Variable star in the constellation Cepheus

LZ Cephei, also known by its Flamsteed designation 14 Cephei, is a star about 3,600 light years from the Earth, in the constellation Cepheus. Its apparent magnitude is 5.6, making it faintly visible to the naked eye of an observer far from city lights. The star is a rotating ellipsoidal variable whose brightness, as measured by the Hipparcos satellite, varies between magnitude 5.52 and 5.61.

LZ Cephei was discovered to be a binary star by William Edmund Harper in 1931.
The orbital elements were first calculated by Robert Methven Petrie in 1962. It was discovered to be a variable star in 1972 by N. Kameswara Rao, using the Lick Observatory's 24 inch telescope.

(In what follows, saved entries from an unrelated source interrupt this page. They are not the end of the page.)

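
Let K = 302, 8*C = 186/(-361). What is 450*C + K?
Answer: 197119/722 ≈ 273.02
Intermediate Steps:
C = -93/1444 (C = (186/(-361))/8 = (186*(-1/361))/8 = (⅛)*(-186/361) = -93/1444 ≈ -0.064404)
450*C + K = 450*(-93/1444) + 302 = -20925/722 + 302 = 197119/722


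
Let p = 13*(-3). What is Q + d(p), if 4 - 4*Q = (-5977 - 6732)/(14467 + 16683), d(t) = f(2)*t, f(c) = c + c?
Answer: -19300291/124600 ≈ -154.90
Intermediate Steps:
f(c) = 2*c
p = -39
d(t) = 4*t (d(t) = (2*2)*t = 4*t)
Q = 137309/124600 (Q = 1 - (-5977 - 6732)/(4*(14467 + 16683)) = 1 - (-12709)/(4*31150) = 1 - 1/4*(-12709/31150) = 1 + 12709/124600 = 137309/124600 ≈ 1.1020)
Q + d(p) = 137309/124600 + 4*(-39) = 137309/124600 - 156 = -19300291/124600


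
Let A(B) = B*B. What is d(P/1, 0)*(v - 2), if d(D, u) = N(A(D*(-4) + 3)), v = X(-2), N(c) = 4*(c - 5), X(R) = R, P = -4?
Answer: -5696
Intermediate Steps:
A(B) = B²
N(c) = -20 + 4*c (N(c) = 4*(-5 + c) = -20 + 4*c)
v = -2
d(D, u) = -20 + 4*(3 - 4*D)² (d(D, u) = -20 + 4*(D*(-4) + 3)² = -20 + 4*(-4*D + 3)² = -20 + 4*(3 - 4*D)²)
d(P/1, 0)*(v - 2) = (-20 + 4*(-3 + 4*(-4/1))²)*(-2 - 2) = (-20 + 4*(-3 + 4*(-4*1))²)*(-4) = (-20 + 4*(-3 + 4*(-4))²)*(-4) = (-20 + 4*(-3 - 16)²)*(-4) = (-20 + 4*(-19)²)*(-4) = (-20 + 4*361)*(-4) = (-20 + 1444)*(-4) = 1424*(-4) = -5696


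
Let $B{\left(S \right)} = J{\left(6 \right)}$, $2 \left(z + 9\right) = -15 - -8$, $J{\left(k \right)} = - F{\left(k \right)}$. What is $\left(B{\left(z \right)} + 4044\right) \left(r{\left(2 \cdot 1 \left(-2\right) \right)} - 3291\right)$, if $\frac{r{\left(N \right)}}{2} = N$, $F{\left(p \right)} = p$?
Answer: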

The star was given the variable star designation LZ Cephei in 1973. It was classified as an ellipsoidal variable by Hill et al. in 1976.

A 2011 study of LZ Cephei concluded that the existing data are best explained if the system is a semi-detached binary with either the primary or secondary star nearly filling its Roche lobe. The secondary star, now less massive than the primary, was originally the more massive star, and matter has been transferred from the secondary to the primary.